Dr. Mark Holterman, Professor of Surgery and Pediatrics at University of Illinois College of Medicine at Peoria, commented: “The success of this pediatric tracheal implantation would have been impossible without the Harvard Bioscience contribution. Their team of engineers applied their talent and experience to solve the difficult technical challenge of applying regenerative medicine principles in a small child.”

David Green, President of Harvard Bioscience, said: “We would like to congratulate Dr. Macchiarini, Dr. Holterman, Dr.
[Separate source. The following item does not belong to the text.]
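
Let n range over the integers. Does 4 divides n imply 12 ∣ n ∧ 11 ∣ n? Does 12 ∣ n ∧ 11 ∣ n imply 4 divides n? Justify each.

Not equivalent: only (⇐) holds.

(⟹) This fails: take n = 4. Certainly 4 ∣ 4, but 12 ∤ 4.

(⟸) Suppose 12 ∣ n and 11 ∣ n. Any common multiple of 12 and 11 is a multiple of their lcm; here gcd(12, 11) = 1, so lcm(12, 11) = 12·11 = 132, so 132 ∣ n. Since 4 ∣ 132, it follows that 4 ∣ n.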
Pearl and their colleagues for accomplishing the world’s first transplant of a regenerated trachea in a child using a synthetic scaffold and giving Hannah a chance at a normal life. We also wish Hannah a full recovery and extend our best wishes to her family.”

Hannah’s surgery is the seventh successful implant of a regenerated trachea in a human using HART technology. Prior successes included the first ever successful regenerated trachea transplant in 2008, the first successful regenerated trachea transplant using a synthetic scaffold in 2011, and the commencement of the first clinical trial of regenerated tracheas in 2012. HART has plans to commence discussions with the FDA and EU regulatory authorities in the near future regarding the clinical pathway necessary to bring this new therapeutic approach to a wider range of patients who are in need of a trachea transplant.